Tactical Haptics, a startup created by U professor Will Provancher, developed a new video game controller. Photo courtesy of Tactical Haptics
Tactical Haptics, a startup created by U professor Will Provancher, developed a new video game controller. Photo courtesy of Tactical Haptics
Mechanical engineering students at the U have a plan that they say will revolutionize the gaming industry.

Video gaming has come a long way from the likes of Atari and the Nintendo Entertainment system. High-powered PCs and the top-level console systems — the Xbox One and PlayStation 4 — present users with high-resolution images and dynamic animations that give an almost lifelike feel to the gaming experience. However, there is one thing that hasn’t changed much since the olden days of gaming: the controller.

Besides “rumble” technology, that vibrates the controller with a small weight and motor-in response to on screen actions, there have been very few developments of note. U mechanical engineering students have created a next-generation controller to coincide with new systems and game, called the reactive grip controller.

The controllers are made using haptics, a concept that involves the sense of touch.

“Optics is to sight as haptics is to touch. It’s the study of and how we perceive through our sense of touch,” said Markus Montandon, a graduate student in mechanical engineering.

The device will help gamers actually feel their games.

“What [a haptic device] does is read the friction forces in your hand that you would feel if you have a real gun, sword, fishing pole — it actually gives you the ability to feel subtle things like the sensation of opening a door or riding a dune buggy.
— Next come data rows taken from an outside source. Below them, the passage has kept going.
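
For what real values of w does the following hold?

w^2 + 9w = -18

Bring every term to one side: w^2 + 9w + 18 = 0.
Factor: (w + 6)(w + 3) = 0.
So w = -6 or w = -3.

w = -6 or w = -3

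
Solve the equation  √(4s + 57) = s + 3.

s = 6

Square both sides: 4s + 57 = (s + 3)².
Expand and rearrange: s² + 2s - 48 = 0.
Solving gives s = 6 or s = -8.
Check each candidate in the original equation:
  s = 6: √(81) = 9, while s + 3 = 9 — valid.
  s = -8: √(25) = 5, while s + 3 = -5 — extraneous.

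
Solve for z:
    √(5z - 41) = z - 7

z = 9 or z = 10

Square both sides: 5z - 41 = (z - 7)².
Expand and rearrange: z² - 19z + 90 = 0.
Solving gives z = 10 or z = 9.
Check each candidate in the original equation:
  z = 10: √(9) = 3, while z - 7 = 3 — valid.
  z = 9: √(4) = 2, while z - 7 = 2 — valid.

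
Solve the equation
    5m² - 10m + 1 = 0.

m = 0.1056 or m = 1.8944

Discriminant: (-10)² − 4·5·1 = 80.
Quadratic formula: m = (10 ± √80) / 10.
So m = 2·√(5)/5 + 1 ≈ 1.8944 or m = 1 - 2·√(5)/5 ≈ 0.1056.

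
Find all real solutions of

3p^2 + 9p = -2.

Rearrange to standard form: 3p^2 + 9p + 2 = 0.
Discriminant: (9)^2 - 4*3*2 = 57.
Quadratic formula: p = (-9 +/- sqrt(57)) / 6.
So p = -3/2 + sqrt(57)/6 ~= -0.2417 or p = -3/2 - sqrt(57)/6 ~= -2.7583.

p = -2.7583 or p = -0.2417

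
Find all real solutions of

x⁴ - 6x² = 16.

Let u = x². The equation becomes u² - 6u - 16 = 0.
Factor: (u + 2)(u - 8) = 0, so u = -2 or u = 8.
x² = -2 < 0 has no real solution.
x² = 8 gives x = ±2·√(2) ≈ ±2.8284.

x = -2.8284 or x = 2.8284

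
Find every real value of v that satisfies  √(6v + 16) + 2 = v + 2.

v = 8

Isolate the radical: √(6v + 16) = v.
Square both sides: 6v + 16 = (v)².
Expand and rearrange: v² - 6v - 16 = 0.
Solving gives v = 8 or v = -2.
Check each candidate in the original equation:
  v = 8: √(64) = 8, while v = 8 — valid.
  v = -2: √(4) = 2, while v = -2 — extraneous.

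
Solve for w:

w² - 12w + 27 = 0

Factor: (w - 3)(w - 9) = 0.
So w = 3 or w = 9.

w = 3 or w = 9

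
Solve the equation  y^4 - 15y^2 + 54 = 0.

Let u = y^2. The equation becomes u^2 - 15u + 54 = 0.
Factor: (u - 9)(u - 6) = 0, so u = 9 or u = 6.
y^2 = 9 gives y = +/-3.
y^2 = 6 gives y = +/-sqrt(6) ~= +/-2.4495.

y = -3 or y = -2.4495 or y = 2.4495 or y = 3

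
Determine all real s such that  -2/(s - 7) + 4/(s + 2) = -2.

s = -3.831 or s = 7.831

Multiply both sides by (s - 7)(s + 2):
-2(s + 2) + 4(s - 7) = -2(s - 7)(s + 2).
Expand and collect terms: -2s^2 + 8s + 60 = 0.
By the quadratic formula, s = (-8 +/- sqrt(544)) / -4, so s ~= -3.831 or s ~= 7.831.
Neither value makes a denominator zero (s != 7, s != -2), so both are valid.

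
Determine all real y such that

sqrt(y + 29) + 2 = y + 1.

y = 7

Isolate the radical: sqrt(y + 29) = y - 1.
Square both sides: y + 29 = (y - 1)^2.
Expand and rearrange: y^2 - 3y - 28 = 0.
Solving gives y = 7 or y = -4.
Check each candidate in the original equation:
  y = 7: sqrt(36) = 6, while y - 1 = 6 — valid.
  y = -4: sqrt(25) = 5, while y - 1 = -5 — extraneous.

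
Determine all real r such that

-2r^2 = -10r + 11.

Rearrange to standard form: -2r^2 + 10r - 11 = 0.
Discriminant: (10)^2 - 4*(-2)*(-11) = 12.
Quadratic formula: r = (-10 +/- sqrt(12)) / (-4).
So r = 5/2 - sqrt(3)/2 ~= 1.634 or r = sqrt(3)/2 + 5/2 ~= 3.366.

r = 1.634 or r = 3.366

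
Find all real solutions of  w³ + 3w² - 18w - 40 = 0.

w = -5 or w = -2 or w = 4

Possible rational roots are divisors of -40. Testing w = -5 gives 0, so (w + 5) is a factor.
Divide: w³ + 3w² - 18w - 40 = (w + 5)(w² - 2w - 8).
Factor the quadratic: w = 4 or w = -2.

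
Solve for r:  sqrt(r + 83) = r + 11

r = -2

Square both sides: r + 83 = (r + 11)^2.
Expand and rearrange: r^2 + 21r + 38 = 0.
Solving gives r = -2 or r = -19.
Check each candidate in the original equation:
  r = -2: sqrt(81) = 9, while r + 11 = 9 — valid.
  r = -19: sqrt(64) = 8, while r + 11 = -8 — extraneous.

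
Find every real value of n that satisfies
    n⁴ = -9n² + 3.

n = -0.5673 or n = 0.5673

Let u = n². The equation becomes u² + 9u - 3 = 0.
By the quadratic formula, u = -9/2 + √(93)/2 or u = -√(93)/2 - 9/2.
n² = -9/2 + √(93)/2 gives n = ±√(-9/2 + √(93)/2) ≈ ±0.5673.
n² = -√(93)/2 - 9/2 < 0 has no real solution.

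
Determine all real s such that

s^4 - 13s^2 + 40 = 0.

s = -2.8284 or s = -2.2361 or s = 2.2361 or s = 2.8284

Let u = s^2. The equation becomes u^2 - 13u + 40 = 0.
Factor: (u - 5)(u - 8) = 0, so u = 5 or u = 8.
s^2 = 5 gives s = +/-sqrt(5) ~= +/-2.2361.
s^2 = 8 gives s = +/-2*sqrt(2) ~= +/-2.8284.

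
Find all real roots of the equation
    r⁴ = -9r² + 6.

r = -0.7896 or r = 0.7896

Let u = r². The equation becomes u² + 9u - 6 = 0.
By the quadratic formula, u = -9/2 + √(105)/2 or u = -√(105)/2 - 9/2.
r² = -9/2 + √(105)/2 gives r = ±√(-9/2 + √(105)/2) ≈ ±0.7896.
r² = -√(105)/2 - 9/2 < 0 has no real solution.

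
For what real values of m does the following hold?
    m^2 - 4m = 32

m = -4 or m = 8

Bring every term to one side: m^2 - 4m - 32 = 0.
Factor: (m + 4)(m - 8) = 0.
So m = -4 or m = 8.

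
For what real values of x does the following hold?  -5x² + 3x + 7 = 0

Discriminant: (3)² − 4·(-5)·7 = 149.
Quadratic formula: x = (-3 ± √149) / (-10).
So x = 3/10 - √(149)/10 ≈ -0.9207 or x = 3/10 + √(149)/10 ≈ 1.5207.

x = -0.9207 or x = 1.5207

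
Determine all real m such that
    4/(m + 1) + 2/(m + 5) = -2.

Multiply both sides by (m + 1)(m + 5):
4(m + 5) + 2(m + 1) = -2(m + 1)(m + 5).
Expand and collect terms: -2m² - 18m - 32 = 0.
By the quadratic formula, m = (18 ± √68) / -4, so m ≈ -6.5616 or m ≈ -2.4384.
Neither value makes a denominator zero (m ≠ -1, m ≠ -5), so both are valid.

m = -6.5616 or m = -2.4384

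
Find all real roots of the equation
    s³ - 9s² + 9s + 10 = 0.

s = -0.6533 or s = 2 or s = 7.6533

Possible rational roots are divisors of 10. Testing s = 2 gives 0, so (s - 2) is a factor.
Divide: s³ - 9s² + 9s + 10 = (s - 2)(s² - 7s - 5).
Apply the quadratic formula to s² - 7s - 5 = 0: s = (7 ± √69)/2, i.e. s ≈ 7.6533 or s ≈ -0.6533.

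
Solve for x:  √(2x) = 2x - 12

x = 8

Square both sides: 2x = (2x - 12)².
Expand and rearrange: 4x² - 50x + 144 = 0.
Solving gives x = 8 or x = 4.5.
Check each candidate in the original equation:
  x = 8: √(16) = 4, while 2x - 12 = 4 — valid.
  x = 4.5: √(9) = 3, while 2x - 12 = -3 — extraneous.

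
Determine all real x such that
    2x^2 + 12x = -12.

Rearrange to standard form: 2x^2 + 12x + 12 = 0.
Discriminant: (12)^2 - 4*2*12 = 48.
Quadratic formula: x = (-12 +/- sqrt(48)) / 4.
So x = -3 + sqrt(3) ~= -1.2679 or x = -3 - sqrt(3) ~= -4.7321.

x = -4.7321 or x = -1.2679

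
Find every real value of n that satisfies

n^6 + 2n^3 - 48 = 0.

Let u = n^3. The equation becomes u^2 + 2u - 48 = 0.
Factor: (u - 6)(u + 8) = 0, so u = 6 or u = -8.
n^3 = 6 gives n = (6)^(1/3) ~= 1.8171.
n^3 = -8 gives n = -2.

n = -2 or n = 1.8171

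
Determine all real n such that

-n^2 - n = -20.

Bring every term to one side: -n^2 - n + 20 = 0.
Factor: -1(n - 4)(n + 5) = 0.
So n = 4 or n = -5.

n = -5 or n = 4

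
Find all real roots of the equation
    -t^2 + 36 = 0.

Factor: -1(t - 6)(t + 6) = 0.
So t = 6 or t = -6.

t = -6 or t = 6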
It brings you in and makes you feel like you are reacting with these virtual objects,” Montandon said.

“In ‘Elder Scrolls,’ you can feel the weight of the sword you’re swinging, in ‘Call of Duty’ or ‘Battlefield’ you’d feel the kick of your gun, in flight simulators you’d feel the resistance of your joy stick,” he said.

The prototypes are ready to send out to testers, but there are still challenges ahead.

“Our goal is to basically get modifications to support this new technology in current games or to get developers to create games with touch feedback,” Montandon said.

Game developers need to start creating new games that utilize the new technology and the mechanical engineers also need manufacturers willing to build enough haptic devices to make them public.

There are wide ranging possibilities for the use of haptics outside of gaming including applications in physical rehab, robotics, military, hazardous waste cleanup and sea and space exploration.

William Provancher, a professor of mechanical engineering has worked with Montandon to establish Tactical Haptics, a company founded to commercialize the haptic technologies developed in U laboratories.